Так вот и вышло, что однажды утром я выступил из города по южной дамбе, а потом повернул на восток во главе такого длинного и тяжело нагруженного каравана, какого не водил ни один почтека. Мы обогнули южные окраины недружественной земли Тлашкалы и пошли по дороге на Чолулу. И повсюду, в больших и маленьких городах и деревнях вдоль всего нашего пути, встревоженные жители засыпали
Обогнув подножие могучего вулкана Килалтепетль, мы начали спускаться через предгорья в Жаркие Земли. Утром того дня, когда нам предстояло выйти на побережье, мои знатные спутники облачились в свои роскошные мантии, головные уборы из перьев и прочие пышные регалии, но я этого делать не стал.
Мне пришло в голову внести в наши планы некоторые изменения. Со времени моего знакомства с испанским языком прошло восемь лет, так что я, будучи лишен разговорной практики, порядком все подзабыл. Я хотел смешаться с толпой, чтобы иметь возможность, не обращая на себя внимания, вновь прислушаться к чужому языку, вспомнить его и восстановить навыки, ибо умение бегло говорить по-испански может пригодиться. Ну а главное, мне предстояло кое-что разведать и записать на бумаге, а заниматься такими делами лучше не будучи на виду.
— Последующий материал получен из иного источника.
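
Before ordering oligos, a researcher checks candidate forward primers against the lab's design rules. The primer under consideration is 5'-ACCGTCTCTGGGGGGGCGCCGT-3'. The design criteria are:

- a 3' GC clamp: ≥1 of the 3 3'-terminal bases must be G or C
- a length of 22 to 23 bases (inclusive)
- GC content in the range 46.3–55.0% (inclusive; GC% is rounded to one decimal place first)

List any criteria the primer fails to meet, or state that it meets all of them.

Fails: GC content.

Base counts: A=1, T=4, G=10, C=7 (length 22).
GC clamp: 3' end CGT has 2 G/C ✓
length: length 22 ✓
GC content: GC 17/22 = 77.3%, outside 46.3–55.0% ✗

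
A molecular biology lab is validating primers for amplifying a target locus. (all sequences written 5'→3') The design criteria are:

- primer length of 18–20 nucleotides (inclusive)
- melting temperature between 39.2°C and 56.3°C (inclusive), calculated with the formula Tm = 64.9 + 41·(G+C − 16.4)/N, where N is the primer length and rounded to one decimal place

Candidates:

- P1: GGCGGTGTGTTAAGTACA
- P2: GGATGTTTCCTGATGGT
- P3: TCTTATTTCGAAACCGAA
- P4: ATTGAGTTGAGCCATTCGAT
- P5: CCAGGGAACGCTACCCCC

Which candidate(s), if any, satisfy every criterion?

P1, P3 and P4.

P1 (18 nt, A=4 T=5 G=7 C=2): length 18 ✓; Tm = 64.9 + 41·(9 − 16.4)/18 = 48.0°C ✓ — passes.
P2 (17 nt, A=2 T=7 G=6 C=2): length 17, outside 18–20 ✗; Tm = 64.9 + 41·(8 − 16.4)/17 = 44.6°C ✓ — fails.
P3 (18 nt, A=6 T=6 G=2 C=4): length 18 ✓; Tm = 64.9 + 41·(6 − 16.4)/18 = 41.2°C ✓ — passes.
P4 (20 nt, A=5 T=7 G=5 C=3): length 20 ✓; Tm = 64.9 + 41·(8 − 16.4)/20 = 47.7°C ✓ — passes.
P5 (18 nt, A=4 T=1 G=4 C=9): length 18 ✓; Tm = 64.9 + 41·(13 − 16.4)/18 = 57.2°C, outside 39.2–56.3°C ✗ — fails.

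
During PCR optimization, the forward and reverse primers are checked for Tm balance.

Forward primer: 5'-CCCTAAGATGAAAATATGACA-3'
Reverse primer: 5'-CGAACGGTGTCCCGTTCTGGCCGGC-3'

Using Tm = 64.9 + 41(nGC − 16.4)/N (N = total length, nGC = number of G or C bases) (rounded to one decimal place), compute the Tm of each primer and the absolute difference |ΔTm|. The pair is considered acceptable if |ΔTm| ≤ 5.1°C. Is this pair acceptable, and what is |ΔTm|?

Forward: G+C = 7, N = 21 → Tm = 64.9 + 41·(7 − 16.4)/21 = 46.5°C.
Reverse: G+C = 18, N = 25 → Tm = 64.9 + 41·(18 − 16.4)/25 = 67.5°C.
|ΔTm| = |46.5 − 67.5| = 21.0°C, > 5.1°C.

|ΔTm| = 21.0°C; the pair is not acceptable.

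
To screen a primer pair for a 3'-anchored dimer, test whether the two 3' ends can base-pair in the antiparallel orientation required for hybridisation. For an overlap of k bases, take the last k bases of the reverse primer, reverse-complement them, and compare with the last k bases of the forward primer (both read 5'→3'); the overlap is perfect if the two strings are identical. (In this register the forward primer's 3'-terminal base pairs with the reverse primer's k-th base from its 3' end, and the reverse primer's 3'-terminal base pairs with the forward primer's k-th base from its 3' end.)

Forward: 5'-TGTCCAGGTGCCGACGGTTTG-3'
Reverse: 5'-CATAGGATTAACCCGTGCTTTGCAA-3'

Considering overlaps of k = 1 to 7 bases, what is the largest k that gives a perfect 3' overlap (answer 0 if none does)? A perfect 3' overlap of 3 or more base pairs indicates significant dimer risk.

Last 7 bases (5'→3') — forward …CGGTTTG, reverse …TTTGCAA.
Reverse complement of the reverse primer's last 7 bases: TTGCAAA; its first k bases are the reverse complement of the reverse primer's last k bases, so a perfect k-base overlap needs the forward primer's last k bases to equal them.
Comparing (forward last k vs required): k=1: G vs T ✗; k=2: TG vs TT ✗; k=3: TTG vs TTG ✓; k=4: TTTG vs TTGC ✗; k=5: GTTTG vs TTGCA ✗; k=6: GGTTTG vs TTGCAA ✗; k=7: CGGTTTG vs TTGCAAA ✗.
Only k = 3 is perfect, so the longest perfect 3' overlap is 3.

Longest perfect overlap: 3 complementary base pairs; significant dimer risk (threshold 3).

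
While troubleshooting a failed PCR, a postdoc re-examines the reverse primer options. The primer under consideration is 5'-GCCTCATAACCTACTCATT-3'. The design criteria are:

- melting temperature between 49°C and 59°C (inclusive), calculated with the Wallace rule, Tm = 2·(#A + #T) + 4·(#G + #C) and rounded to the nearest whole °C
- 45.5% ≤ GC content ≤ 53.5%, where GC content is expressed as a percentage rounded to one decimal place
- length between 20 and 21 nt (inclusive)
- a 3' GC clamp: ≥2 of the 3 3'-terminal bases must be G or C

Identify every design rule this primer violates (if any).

Fails: GC content, length, GC clamp.

Base counts: A=5, T=6, G=1, C=7 (length 19).
Tm: Tm = 2·11 + 4·8 = 54°C ✓
GC content: GC 8/19 = 42.1%, outside 45.5–53.5% ✗
length: length 19, outside 20–21 ✗
GC clamp: 3' end ATT has 0 G/C, need ≥2 ✗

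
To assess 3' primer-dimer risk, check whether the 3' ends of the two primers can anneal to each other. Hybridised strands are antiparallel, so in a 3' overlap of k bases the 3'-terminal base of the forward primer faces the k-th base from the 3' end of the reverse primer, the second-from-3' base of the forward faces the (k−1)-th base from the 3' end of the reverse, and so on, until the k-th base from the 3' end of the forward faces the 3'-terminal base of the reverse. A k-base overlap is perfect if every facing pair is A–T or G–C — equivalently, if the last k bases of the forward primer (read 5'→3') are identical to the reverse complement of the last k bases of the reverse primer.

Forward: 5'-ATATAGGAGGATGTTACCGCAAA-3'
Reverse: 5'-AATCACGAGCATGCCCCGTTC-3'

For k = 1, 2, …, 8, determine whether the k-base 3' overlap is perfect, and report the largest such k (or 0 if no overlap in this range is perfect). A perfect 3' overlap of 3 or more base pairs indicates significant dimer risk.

Longest perfect overlap: 0 complementary base pairs; below the dimer-risk threshold (threshold 3).

Last 8 bases (5'→3') — forward …ACCGCAAA, reverse …CCCCGTTC.
Reverse complement of the reverse primer's last 8 bases: GAACGGGG; its first k bases are the reverse complement of the reverse primer's last k bases, so a perfect k-base overlap needs the forward primer's last k bases to equal them.
Comparing (forward last k vs required): k=1: A vs G ✗; k=2: AA vs GA ✗; k=3: AAA vs GAA ✗; k=4: CAAA vs GAAC ✗; k=5: GCAAA vs GAACG ✗; k=6: CGCAAA vs GAACGG ✗; k=7: CCGCAAA vs GAACGGG ✗; k=8: ACCGCAAA vs GAACGGGG ✗.
No overlap length from 1 to 8 is perfect, so the longest perfect 3' overlap is 0.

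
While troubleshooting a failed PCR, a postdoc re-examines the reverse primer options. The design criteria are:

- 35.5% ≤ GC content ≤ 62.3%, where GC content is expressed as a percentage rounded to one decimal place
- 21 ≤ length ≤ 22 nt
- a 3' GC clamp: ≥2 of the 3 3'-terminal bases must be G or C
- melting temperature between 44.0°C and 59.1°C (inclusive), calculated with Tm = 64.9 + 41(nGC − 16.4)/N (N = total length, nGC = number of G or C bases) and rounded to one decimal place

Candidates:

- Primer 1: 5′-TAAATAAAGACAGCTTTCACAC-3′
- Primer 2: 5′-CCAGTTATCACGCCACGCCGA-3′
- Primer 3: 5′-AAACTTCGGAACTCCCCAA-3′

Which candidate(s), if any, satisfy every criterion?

Primer 2 only.

Primer 1 (22 nt, A=10 T=5 G=2 C=5): GC 7/22 = 31.8%, outside 35.5–62.3% ✗; length 22 ✓; 3' end CAC has 2 G/C ✓; Tm = 64.9 + 41·(7 − 16.4)/22 = 47.4°C ✓ — fails.
Primer 2 (21 nt, A=5 T=3 G=4 C=9): GC 13/21 = 61.9% ✓; length 21 ✓; 3' end CGA has 2 G/C ✓; Tm = 64.9 + 41·(13 − 16.4)/21 = 58.3°C ✓ — passes.
Primer 3 (19 nt, A=7 T=3 G=2 C=7): GC 9/19 = 47.4% ✓; length 19, outside 21–22 ✗; 3' end CAA has 1 G/C, need ≥2 ✗; Tm = 64.9 + 41·(9 − 16.4)/19 = 48.9°C ✓ — fails.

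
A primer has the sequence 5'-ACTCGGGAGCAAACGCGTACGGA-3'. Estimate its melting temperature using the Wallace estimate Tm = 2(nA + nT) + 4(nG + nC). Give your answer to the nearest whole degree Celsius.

Base counts: A=7, T=2, G=8, C=6 (length 23).
Tm = 2·(7+2) + 4·(8+6) = 2·9 + 4·14 = 18 + 56 = 74°C.

74°C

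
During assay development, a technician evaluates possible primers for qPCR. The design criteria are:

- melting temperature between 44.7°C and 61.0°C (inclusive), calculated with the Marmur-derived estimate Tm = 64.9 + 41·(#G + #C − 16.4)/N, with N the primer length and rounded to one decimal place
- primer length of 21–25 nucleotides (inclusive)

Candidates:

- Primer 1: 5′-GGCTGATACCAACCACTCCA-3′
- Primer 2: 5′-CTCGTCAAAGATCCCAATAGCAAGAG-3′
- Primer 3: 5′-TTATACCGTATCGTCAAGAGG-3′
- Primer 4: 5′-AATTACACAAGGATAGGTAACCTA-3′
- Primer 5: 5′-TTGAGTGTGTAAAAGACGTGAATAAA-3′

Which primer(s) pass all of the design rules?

Primer 3 and Primer 4.

Primer 1 (20 nt, A=6 T=3 G=3 C=8): Tm = 64.9 + 41·(11 − 16.4)/20 = 53.8°C ✓; length 20, outside 21–25 ✗ — fails.
Primer 2 (26 nt, A=10 T=4 G=5 C=7): Tm = 64.9 + 41·(12 − 16.4)/26 = 58.0°C ✓; length 26, outside 21–25 ✗ — fails.
Primer 3 (21 nt, A=6 T=6 G=5 C=4): Tm = 64.9 + 41·(9 − 16.4)/21 = 50.5°C ✓; length 21 ✓ — passes.
Primer 4 (24 nt, A=11 T=5 G=4 C=4): Tm = 64.9 + 41·(8 − 16.4)/24 = 50.6°C ✓; length 24 ✓ — passes.
Primer 5 (26 nt, A=11 T=7 G=7 C=1): Tm = 64.9 + 41·(8 − 16.4)/26 = 51.7°C ✓; length 26, outside 21–25 ✗ — fails.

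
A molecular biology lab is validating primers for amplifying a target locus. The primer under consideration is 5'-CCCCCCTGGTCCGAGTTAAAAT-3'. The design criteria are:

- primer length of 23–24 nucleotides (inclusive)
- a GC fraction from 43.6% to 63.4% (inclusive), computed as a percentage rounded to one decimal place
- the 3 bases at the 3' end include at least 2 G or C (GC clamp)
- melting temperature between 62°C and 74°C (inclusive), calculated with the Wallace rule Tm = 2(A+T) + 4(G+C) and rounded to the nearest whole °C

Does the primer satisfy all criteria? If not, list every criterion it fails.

Fails: length, GC clamp.

Base counts: A=5, T=5, G=4, C=8 (length 22).
length: length 22, outside 23–24 ✗
GC content: GC 12/22 = 54.5% ✓
GC clamp: 3' end AAT has 0 G/C, need ≥2 ✗
Tm: Tm = 2·10 + 4·12 = 68°C ✓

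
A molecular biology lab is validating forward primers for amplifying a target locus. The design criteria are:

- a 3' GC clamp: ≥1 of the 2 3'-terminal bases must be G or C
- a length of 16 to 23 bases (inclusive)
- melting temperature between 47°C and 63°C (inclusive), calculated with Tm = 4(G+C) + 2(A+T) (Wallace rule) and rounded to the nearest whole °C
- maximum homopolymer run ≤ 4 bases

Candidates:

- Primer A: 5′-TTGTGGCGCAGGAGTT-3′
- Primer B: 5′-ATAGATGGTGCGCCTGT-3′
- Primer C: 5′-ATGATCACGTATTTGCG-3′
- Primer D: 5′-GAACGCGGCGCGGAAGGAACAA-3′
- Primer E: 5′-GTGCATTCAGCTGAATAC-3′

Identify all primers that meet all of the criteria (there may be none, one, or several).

Primer A (16 nt, A=2 T=5 G=7 C=2): 3' end TT has 0 G/C, need ≥1 ✗; length 16 ✓; Tm = 2·7 + 4·9 = 50°C ✓; longest run = 2 ✓ — fails.
Primer B (17 nt, A=3 T=5 G=6 C=3): 3' end GT has 1 G/C ✓; length 17 ✓; Tm = 2·8 + 4·9 = 52°C ✓; longest run = 2 ✓ — passes.
Primer C (17 nt, A=4 T=6 G=4 C=3): 3' end CG has 2 G/C ✓; length 17 ✓; Tm = 2·10 + 4·7 = 48°C ✓; longest run = 3 ✓ — passes.
Primer D (22 nt, A=8 T=0 G=9 C=5): 3' end AA has 0 G/C, need ≥1 ✗; length 22 ✓; Tm = 2·8 + 4·14 = 72°C, outside 47–63°C ✗; longest run = 2 ✓ — fails.
Primer E (18 nt, A=5 T=5 G=4 C=4): 3' end AC has 1 G/C ✓; length 18 ✓; Tm = 2·10 + 4·8 = 52°C ✓; longest run = 2 ✓ — passes.

Primer B, Primer C and Primer E.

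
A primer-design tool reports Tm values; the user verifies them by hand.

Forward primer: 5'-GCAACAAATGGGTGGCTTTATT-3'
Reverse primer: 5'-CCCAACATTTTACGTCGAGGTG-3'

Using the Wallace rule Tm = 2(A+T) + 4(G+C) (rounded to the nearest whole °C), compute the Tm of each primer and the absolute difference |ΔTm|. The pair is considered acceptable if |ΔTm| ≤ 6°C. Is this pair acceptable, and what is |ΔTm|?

|ΔTm| = 4°C; the pair is acceptable.

Forward: A=6 T=7 G=6 C=3 → Tm = 2·13 + 4·9 = 62°C.
Reverse: A=5 T=6 G=5 C=6 → Tm = 2·11 + 4·11 = 66°C.
|ΔTm| = |62 − 66| = 4°C, ≤ 6°C.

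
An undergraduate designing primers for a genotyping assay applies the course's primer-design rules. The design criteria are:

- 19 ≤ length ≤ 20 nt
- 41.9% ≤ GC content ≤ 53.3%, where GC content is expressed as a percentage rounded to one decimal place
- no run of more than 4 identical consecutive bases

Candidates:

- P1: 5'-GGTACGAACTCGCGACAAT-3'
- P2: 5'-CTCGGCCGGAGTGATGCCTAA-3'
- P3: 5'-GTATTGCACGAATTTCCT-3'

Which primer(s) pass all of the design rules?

P1 only.

P1 (19 nt, A=6 T=3 G=5 C=5): length 19 ✓; GC 10/19 = 52.6% ✓; longest run = 2 ✓ — passes.
P2 (21 nt, A=4 T=4 G=7 C=6): length 21, outside 19–20 ✗; GC 13/21 = 61.9%, outside 41.9–53.3% ✗; longest run = 2 ✓ — fails.
P3 (18 nt, A=4 T=7 G=3 C=4): length 18, outside 19–20 ✗; GC 7/18 = 38.9%, outside 41.9–53.3% ✗; longest run = 3 ✓ — fails.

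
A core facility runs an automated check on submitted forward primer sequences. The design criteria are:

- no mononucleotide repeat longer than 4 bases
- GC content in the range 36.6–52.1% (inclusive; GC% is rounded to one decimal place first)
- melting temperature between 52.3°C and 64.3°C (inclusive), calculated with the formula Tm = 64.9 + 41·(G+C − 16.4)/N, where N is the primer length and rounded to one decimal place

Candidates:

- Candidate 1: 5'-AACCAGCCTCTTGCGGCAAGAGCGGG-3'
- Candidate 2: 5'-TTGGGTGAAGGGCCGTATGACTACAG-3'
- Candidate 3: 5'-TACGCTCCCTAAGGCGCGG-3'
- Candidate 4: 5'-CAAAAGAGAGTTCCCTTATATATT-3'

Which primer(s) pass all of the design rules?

Candidate 1 (26 nt, A=6 T=3 G=9 C=8): longest run = 3 ✓; GC 17/26 = 65.4%, outside 36.6–52.1% ✗; Tm = 64.9 + 41·(17 − 16.4)/26 = 65.8°C, outside 52.3–64.3°C ✗ — fails.
Candidate 2 (26 nt, A=6 T=6 G=10 C=4): longest run = 3 ✓; GC 14/26 = 53.8%, outside 36.6–52.1% ✗; Tm = 64.9 + 41·(14 − 16.4)/26 = 61.1°C ✓ — fails.
Candidate 3 (19 nt, A=3 T=3 G=6 C=7): longest run = 3 ✓; GC 13/19 = 68.4%, outside 36.6–52.1% ✗; Tm = 64.9 + 41·(13 − 16.4)/19 = 57.6°C ✓ — fails.
Candidate 4 (24 nt, A=9 T=8 G=3 C=4): longest run = 4 ✓; GC 7/24 = 29.2%, outside 36.6–52.1% ✗; Tm = 64.9 + 41·(7 − 16.4)/24 = 48.8°C, outside 52.3–64.3°C ✗ — fails.

None of the candidates satisfy all criteria.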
— Вот что, — сказал я своим знатным попутчикам, — отсюда и до места встречи я пойду босым, в одной набедренной повязке и даже понесу мешок, большой с виду, но легкий. Вы возглавите процессию, поприветствуете чужеземцев, а когда разобьете лагерь, то распустите носильщиков, предоставив им отдохнуть, как они хотят, ибо одним из носильщиков буду я, а мне нужна свобода передвижения. Вы будете пировать и беседовать с белыми людьми, а я стану встречаться с вами тайно, время от времени, под покровом тьмы. А когда мы совместными усилиями соберем все необходимые сведения, которые нужны Чтимому Глашатаю, я подам знак, и можно будет отбыть домой.
Я рад, что вы снова присоединились к нам, сеньор епископ, ибо знаю, что вам хочется послушать рассказ очевидца о том, как произошла первая встреча двух цивилизаций, нашей и вашей. Конечно, ваше преосвященство учтет, что многое из увиденного тогда было для меня настолько ново и непонятно, что просто ставило в тупик, а многое из услышанного, в силу своей необычности, казалось полнейшей галиматьей. Но я не буду затягивать свой рассказ, задерживаясь на тех первых, наивных и зачастую ошибочных впечатлениях, подобно тому как первые встретившие белых индейцы молотили всякую чушь о зверолюдях с четырьмя копытами, двумя руками и двумя головами. Нет, о своих впечатлениях и обо всем увиденном тогда я поведаю в свете знаний и представлений, полученных мною уже позже, когда я лучше узнал ваш язык и во многом разобрался.
Прикидываясь простым носильщиком, я не мог использовать свой топаз постоянно, хотя очень многое вокруг и заслуживало пристального разглядывания.
Как нам уже было известно, в бухте стоял всего один корабль, и, хотя находился он на некотором расстоянии от берега, было видно, что размером это сооружение действительно не уступает хорошему дому. Правда, крылья, о которых столько говорилось, оказались сложены, а над крышей поднималось лишь несколько высоких столбов с поперечными шестами и множеством веревок.